In “Writing Wikipedia as Postmodern Research Assignment,” Matthew Parfitt described how he assigned first-year composition students to write for Wikipedia as a way of complicating the epistemology students bring from high schools, moving them beyond mere reiteration towards the active questioning of ideas. Through analyzing Wikipedia, students come to understand that, as Parfitt put it, truth in Wikipedia isn’t about “Truth” but rather is about the verifiability of documented sources. In addition to meeting his epistemological goals, Parfitt also noted that the Wikipedia article topics are challenging, requiring students to do extensive research, taking them into the library where they work with librarians to go beyond basic web searches and the library catalog.

Note: A source Parfitt didn’t draw upon, but one worth considering if you’re contemplating developing a Wikipedia assignment is Robert Cummings’ book, Lazy Virtures.

In “Weaning Isn’t Everything: Beyond Postformalism in Composition,” Miles McCrimmon, offered a look at a new Web-based tool for social reading from Carnegie Mellon called the Classroom Salon, and explained how he uses it to reinvigorate some teaching ideas that first emerged in the 1980s, where students were asked to create newsletters, newspapers, or magazines – collaborative projects with a variety of roles for students. McCrimmon’s observed that information has never been cheaper and education has never been more expensive; he argues that for higher educators to succeed we must wean ourselves away from the one-size-fits-all assignments and move towards teaching our students about aggregation, annotation, reflection, and publication in today’s media-saturated world. McCrimmon notes that many social websites– Twitter, Tumblr, Facebook, Blogs, Social Bookmarking – are tools for aggregating, annotating, reflecting, and publishing. What students do in those spaces have direct bearing on how we operate as scholars and citizens making our way through tsunamis of information.

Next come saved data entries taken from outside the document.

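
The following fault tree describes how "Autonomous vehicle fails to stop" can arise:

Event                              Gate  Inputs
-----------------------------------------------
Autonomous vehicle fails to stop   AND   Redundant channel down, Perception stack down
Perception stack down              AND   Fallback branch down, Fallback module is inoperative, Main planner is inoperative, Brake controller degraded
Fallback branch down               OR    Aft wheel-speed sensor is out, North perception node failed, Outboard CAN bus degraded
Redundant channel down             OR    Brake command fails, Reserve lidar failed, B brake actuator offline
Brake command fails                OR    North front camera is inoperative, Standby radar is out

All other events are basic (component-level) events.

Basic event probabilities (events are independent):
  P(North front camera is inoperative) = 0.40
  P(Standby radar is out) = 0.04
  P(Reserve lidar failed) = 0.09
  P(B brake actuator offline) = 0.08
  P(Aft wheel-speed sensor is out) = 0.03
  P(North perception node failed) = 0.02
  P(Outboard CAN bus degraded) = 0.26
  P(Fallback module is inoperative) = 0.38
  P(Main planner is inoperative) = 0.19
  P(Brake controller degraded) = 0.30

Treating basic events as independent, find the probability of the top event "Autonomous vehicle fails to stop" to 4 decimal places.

0.0033

P(Brake command fails) [OR] = 1 − (1−0.40) × (1−0.04) = 0.424000
P(Redundant channel down) [OR] = 1 − (1−0.424000) × (1−0.09) × (1−0.08) = 0.517773
P(Fallback branch down) [OR] = 1 − (1−0.03) × (1−0.02) × (1−0.26) = 0.296556
P(Perception stack down) [AND] = 0.296556 × 0.38 × 0.19 × 0.30 = 0.006423
P(Autonomous vehicle fails to stop) [AND] = 0.517773 × 0.006423 = 0.003326
Rounded to 4 decimal places: P(Autonomous vehicle fails to stop) ≈ 0.0033.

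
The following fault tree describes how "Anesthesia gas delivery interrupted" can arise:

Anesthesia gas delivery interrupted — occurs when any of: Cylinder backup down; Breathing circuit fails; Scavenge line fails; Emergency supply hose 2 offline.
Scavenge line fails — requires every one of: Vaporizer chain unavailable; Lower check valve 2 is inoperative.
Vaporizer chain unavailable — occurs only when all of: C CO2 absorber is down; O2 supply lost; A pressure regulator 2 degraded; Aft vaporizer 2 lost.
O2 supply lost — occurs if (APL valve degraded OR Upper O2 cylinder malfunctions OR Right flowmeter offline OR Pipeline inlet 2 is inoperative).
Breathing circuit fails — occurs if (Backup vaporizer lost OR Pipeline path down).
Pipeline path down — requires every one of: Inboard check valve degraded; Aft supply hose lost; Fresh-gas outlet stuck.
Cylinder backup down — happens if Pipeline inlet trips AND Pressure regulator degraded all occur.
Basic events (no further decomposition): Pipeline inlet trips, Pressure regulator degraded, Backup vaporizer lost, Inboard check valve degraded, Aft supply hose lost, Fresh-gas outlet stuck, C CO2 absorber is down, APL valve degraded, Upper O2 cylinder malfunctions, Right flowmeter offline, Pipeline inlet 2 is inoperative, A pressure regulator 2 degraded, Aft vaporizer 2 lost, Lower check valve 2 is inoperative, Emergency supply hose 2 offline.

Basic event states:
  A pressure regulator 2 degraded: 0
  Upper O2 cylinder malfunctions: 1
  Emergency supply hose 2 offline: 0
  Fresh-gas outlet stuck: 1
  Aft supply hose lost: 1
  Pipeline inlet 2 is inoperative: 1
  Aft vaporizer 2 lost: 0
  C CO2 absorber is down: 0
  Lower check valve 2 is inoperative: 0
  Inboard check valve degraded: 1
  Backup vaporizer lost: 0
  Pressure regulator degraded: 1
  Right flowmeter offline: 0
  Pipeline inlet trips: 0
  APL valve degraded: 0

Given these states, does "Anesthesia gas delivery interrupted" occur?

Yes

Cylinder backup down [AND]: Pipeline inlet trips=not, Pressure regulator degraded=occurs → not all inputs occur → does not occur.
Pipeline path down [AND]: Inboard check valve degraded=occurs, Aft supply hose lost=occurs, Fresh-gas outlet stuck=occurs → all inputs occur → occurs.
Breathing circuit fails [OR]: Backup vaporizer lost=not, Pipeline path down=occurs → at least one input occurs → occurs.
O2 supply lost [OR]: APL valve degraded=not, Upper O2 cylinder malfunctions=occurs, Right flowmeter offline=not, Pipeline inlet 2 is inoperative=occurs → at least one input occurs → occurs.
Vaporizer chain unavailable [AND]: C CO2 absorber is down=not, O2 supply lost=occurs, A pressure regulator 2 degraded=not, Aft vaporizer 2 lost=not → not all inputs occur → does not occur.
Scavenge line fails [AND]: Vaporizer chain unavailable=not, Lower check valve 2 is inoperative=not → not all inputs occur → does not occur.
Anesthesia gas delivery interrupted [OR]: Cylinder backup down=not, Breathing circuit fails=occurs, Scavenge line fails=not, Emergency supply hose 2 offline=not → at least one input occurs → occurs.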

The start of this review posit that the ideas presented were not, strictly speaking, new. Yet each offers new twists because the presenters adapted those ideas to their circumstances: where they teach, the students they have, the technology they’re comfortable using. This means that they created a new incarnation of ideas percolating in our field, and by so doing, keep those ideas alive and growing. Were this panel a full or even a half day workshop, one could imagine the extended discussion participants could have about the kinds of adaptations and adjustments they would make in their classrooms. The panelists, one imagines, would tell richer origin stories about their practices, about the tweaks and adjustments they made from their first classroom to their most recent. Still, as it is, the panel gifted attendees with a pedagogical store house of ideas that are accessible, ideas that I think everyone who attended could picture themselves use in their teaching and picture their students following and learning from. I imagine many who attended this session are using these ideas now, dreaming new pedagogies and visualizing how it might flower in their classrooms.